Some raised the prospect that this person was actually using an ear trumpet but this does not explain why the woman appears to be laughing and talking into the device. 

2. Compact Disc Case in the 1800s

A painting from the 1800s shows of a man holding what looks like a fancy CD box. 

The earliest form of plastic wasn’t invented until the mid-1800s, and (obviously) Compact Discs weren’t in use until the 1980s. 

A Time Traveler???

3. Hit and run victim from the past

In mid-June 1950 a man in his early thirties named Rudolph Fentz wearing 19th century clothes was hit by a car and killed at New York City's Time Square. 

The subsequent investigation by a NYPD policeman revealed that the man had disappeared without trace in 1876 in the age of 29. 

The items in his possession were 
• a copper token for a beer
• a bill for the care of a horse and the washing of a carriage
• a letter from 1876
• 70 dollars and business cards
all without any signs of aging pointing that the man had traveled through time from 1876 to 1950 directly.

4. The Montauk Project conspiracy

The Montauk Air Force Station reportedly has an interdimensional tunnel in its subterranean laboratory that allowed scientists to travel back to 1943.

This conspiracy circulated with two men, the author Preston B. Nichols and Al Bielek in the 1980s, when they had begun to "recover repressed memories of working in the lab".

5. Time travelling hipster

A photograph from 1941 during South Fork Bridge reopening in Gold Bridge, Canada was alleged to show a time traveler.

It was claimed that his clothing, logo printed T-shirt, sunglasses and holding a portable camera were modern and not of the styles worn in the 1940s.

Over the years, he has come to be known as the ‘time travelling hipster’

6. The Philadelphia Experiment, 1943

The Philadelphia Experiment is a naval military experiment that is said to have been carried out by the U.S. Navy at the Philadelphia Naval Shipyard in Philadelphia, Pennsylvania, sometime around October 28, 1943. 
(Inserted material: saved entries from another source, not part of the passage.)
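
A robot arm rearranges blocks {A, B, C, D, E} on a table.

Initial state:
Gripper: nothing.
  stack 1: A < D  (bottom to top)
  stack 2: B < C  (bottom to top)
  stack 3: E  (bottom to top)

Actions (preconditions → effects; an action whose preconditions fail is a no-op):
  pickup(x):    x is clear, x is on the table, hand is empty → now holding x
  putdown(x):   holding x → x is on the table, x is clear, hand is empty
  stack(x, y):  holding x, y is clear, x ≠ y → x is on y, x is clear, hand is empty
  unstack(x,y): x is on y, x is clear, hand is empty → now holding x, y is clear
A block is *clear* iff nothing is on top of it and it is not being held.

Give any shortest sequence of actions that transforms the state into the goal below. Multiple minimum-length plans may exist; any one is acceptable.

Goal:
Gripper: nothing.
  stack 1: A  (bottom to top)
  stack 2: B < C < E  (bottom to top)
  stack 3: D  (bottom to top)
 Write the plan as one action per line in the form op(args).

step 1 (unstack(D, A)): towers=[A; B/C; E] holding=D
step 2 (putdown(D)): towers=[A; B/C; D; E] holding=-
step 3 (pickup(E)): towers=[A; B/C; D] holding=E
step 4 (stack(E, C)): towers=[A; B/C/E; D] holding=-
goal check: towers=[A; B/C/E; D] holding=- — reached (length 4, optimal by BFS)

unstack(D, A)
putdown(D)
pickup(E)
stack(E, C)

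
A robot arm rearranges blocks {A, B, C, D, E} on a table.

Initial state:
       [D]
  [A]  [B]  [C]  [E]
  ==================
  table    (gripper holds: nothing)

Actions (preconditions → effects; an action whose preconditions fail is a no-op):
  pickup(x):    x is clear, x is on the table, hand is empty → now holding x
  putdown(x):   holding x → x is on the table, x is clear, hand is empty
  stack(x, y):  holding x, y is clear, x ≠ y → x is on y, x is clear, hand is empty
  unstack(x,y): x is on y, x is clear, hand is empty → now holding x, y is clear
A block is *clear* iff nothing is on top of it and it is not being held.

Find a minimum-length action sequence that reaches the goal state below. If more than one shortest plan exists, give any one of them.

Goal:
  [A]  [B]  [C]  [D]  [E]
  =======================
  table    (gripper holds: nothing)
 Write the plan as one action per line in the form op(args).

step 1 (unstack(D, B)): towers=[A; B; C; E] holding=D
step 2 (putdown(D)): towers=[A; B; C; D; E] holding=-
goal check: towers=[A; B; C; D; E] holding=- — reached (length 2, optimal by BFS)

unstack(D, B)
putdown(D)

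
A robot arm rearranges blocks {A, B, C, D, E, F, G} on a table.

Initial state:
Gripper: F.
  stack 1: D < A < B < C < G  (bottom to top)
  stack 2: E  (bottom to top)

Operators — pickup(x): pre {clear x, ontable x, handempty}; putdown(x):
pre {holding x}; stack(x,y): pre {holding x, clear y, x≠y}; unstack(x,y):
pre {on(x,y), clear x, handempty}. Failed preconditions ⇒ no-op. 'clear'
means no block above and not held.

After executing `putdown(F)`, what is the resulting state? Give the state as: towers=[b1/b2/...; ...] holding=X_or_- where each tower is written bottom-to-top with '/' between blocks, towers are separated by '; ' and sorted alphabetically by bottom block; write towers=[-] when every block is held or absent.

before: towers=[D/A/B/C/G; E] holding=F
pre[putdown(F)]: holding(F) ✓
all met → apply putdown(F)
after:  towers=[D/A/B/C/G; E; F] holding=-

towers=[D/A/B/C/G; E; F] holding=-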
It is alleged that the U.S. Navy destroyer escort USS Eldridge was to be rendered invisible to enemy devices and teleported from Pennsylvania to Virginia.
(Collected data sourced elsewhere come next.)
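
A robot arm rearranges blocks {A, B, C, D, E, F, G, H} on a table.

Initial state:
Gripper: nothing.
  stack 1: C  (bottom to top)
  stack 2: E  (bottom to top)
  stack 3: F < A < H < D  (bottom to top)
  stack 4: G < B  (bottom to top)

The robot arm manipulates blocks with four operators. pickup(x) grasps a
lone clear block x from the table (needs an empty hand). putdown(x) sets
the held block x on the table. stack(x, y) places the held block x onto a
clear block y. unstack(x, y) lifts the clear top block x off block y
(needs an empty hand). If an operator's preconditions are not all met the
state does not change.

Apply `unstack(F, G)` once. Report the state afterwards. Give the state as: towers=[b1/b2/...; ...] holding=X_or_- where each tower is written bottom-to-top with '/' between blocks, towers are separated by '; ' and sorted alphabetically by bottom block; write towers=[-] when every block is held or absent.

towers=[C; E; F/A/H/D; G/B] holding=-

before: towers=[C; E; F/A/H/D; G/B] holding=-
pre[unstack(F, G)]: on(F,G) fail, clear(F) fail, handempty ok
on(F,G), clear(F) unmet → unstack(F, G) is a no-op
after:  towers=[C; E; F/A/H/D; G/B] holding=-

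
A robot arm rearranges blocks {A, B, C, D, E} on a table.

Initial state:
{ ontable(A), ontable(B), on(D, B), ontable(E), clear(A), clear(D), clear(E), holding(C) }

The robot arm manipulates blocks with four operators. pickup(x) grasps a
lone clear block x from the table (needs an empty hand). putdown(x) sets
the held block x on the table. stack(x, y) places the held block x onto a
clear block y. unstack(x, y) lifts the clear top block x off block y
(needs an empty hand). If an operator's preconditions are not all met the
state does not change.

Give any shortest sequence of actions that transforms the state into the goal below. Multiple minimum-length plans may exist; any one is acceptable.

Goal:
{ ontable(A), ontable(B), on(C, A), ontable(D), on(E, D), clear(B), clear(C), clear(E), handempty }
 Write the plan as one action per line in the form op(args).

stack(C, A)
unstack(D, B)
putdown(D)
pickup(E)
stack(E, D)

step 1 (stack(C, A)): towers=[A/C; B/D; E] holding=-
step 2 (unstack(D, B)): towers=[A/C; B; E] holding=D
step 3 (putdown(D)): towers=[A/C; B; D; E] holding=-
step 4 (pickup(E)): towers=[A/C; B; D] holding=E
step 5 (stack(E, D)): towers=[A/C; B; D/E] holding=-
goal check: towers=[A/C; B; D/E] holding=- — reached (length 5, optimal by BFS)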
Some reports allege that the warship travelled back in time for about 10 seconds. However, popular culture has represented far bigger time jumps.
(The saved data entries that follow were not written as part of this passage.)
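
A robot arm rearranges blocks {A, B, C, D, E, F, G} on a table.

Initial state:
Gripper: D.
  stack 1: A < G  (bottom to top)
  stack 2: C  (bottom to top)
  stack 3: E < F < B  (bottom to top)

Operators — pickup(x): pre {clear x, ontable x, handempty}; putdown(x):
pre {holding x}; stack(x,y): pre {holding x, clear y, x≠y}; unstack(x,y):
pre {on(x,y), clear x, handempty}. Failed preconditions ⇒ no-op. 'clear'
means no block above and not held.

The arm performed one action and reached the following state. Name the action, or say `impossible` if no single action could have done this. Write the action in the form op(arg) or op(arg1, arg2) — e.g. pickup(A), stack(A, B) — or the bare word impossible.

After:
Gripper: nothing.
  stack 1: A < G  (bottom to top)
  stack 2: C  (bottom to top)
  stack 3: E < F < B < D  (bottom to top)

stack(D, B)

target: towers=[A/G; C; E/F/B/D] holding=-
        putdown(D) → towers=[A/G; C; D; E/F/B] holding=-
       stack(D, B) → towers=[A/G; C; E/F/B/D] holding=-  ← match
       stack(D, G) → towers=[A/G/D; C; E/F/B] holding=-
       stack(D, C) → towers=[A/G; C/D; E/F/B] holding=-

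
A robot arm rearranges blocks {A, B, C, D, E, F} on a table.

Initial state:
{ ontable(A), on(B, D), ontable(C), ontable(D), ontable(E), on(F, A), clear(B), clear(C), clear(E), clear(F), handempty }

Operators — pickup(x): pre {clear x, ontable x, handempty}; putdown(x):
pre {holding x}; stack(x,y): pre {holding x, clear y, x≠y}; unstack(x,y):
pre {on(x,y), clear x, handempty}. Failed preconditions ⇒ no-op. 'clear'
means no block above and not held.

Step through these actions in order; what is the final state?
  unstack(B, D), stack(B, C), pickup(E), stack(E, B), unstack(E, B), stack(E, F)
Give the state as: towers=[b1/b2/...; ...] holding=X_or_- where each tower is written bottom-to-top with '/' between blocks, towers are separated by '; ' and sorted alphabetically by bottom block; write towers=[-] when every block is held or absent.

step 1 (unstack(B, D)): towers=[A/F; C; D; E] holding=B
step 2 (stack(B, C)): towers=[A/F; C/B; D; E] holding=-
step 3 (pickup(E)): towers=[A/F; C/B; D] holding=E
step 4 (stack(E, B)): towers=[A/F; C/B/E; D] holding=-
step 5 (unstack(E, B)): towers=[A/F; C/B; D] holding=E
step 6 (stack(E, F)): towers=[A/F/E; C/B; D] holding=-

towers=[A/F/E; C/B; D] holding=-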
7. Sir Victor Goddard flight to future
in 1935, Sir Victor Goddard, a British Royal Air Force officer was flying a plane over an abandoned airfield at Drem, Edinburgh.

During his returning journey over the Drem airfield, he was shocked when he looked down to see the airfield had been completely renovated and was now in use and the mechanics in blue overalls walking around and four yellow planes parked on the runway.

Four years later in 1939, The Royal Air Force began to paint their planes yellow and the mechanics uniforms were switched to blue. 

8. Evidence of time travel in Chinese tomb?

In December 2008, Chinese archaeologists allegedly removed the opening of a giant coffin within what was believed to be an undisturbed, 400-year old Si Qing tomb in Shangsi County.

As they removed the soil around the coffin, however, they were shocked and amazed to find a small piece of metal shaped like a watch, with the time frozen at 10:06. “Swiss” was engraved on the back.

If the tomb was truly undisturbed for 400 years, what could explain the existence of this modern artifact? An absent-minded time traveler!!!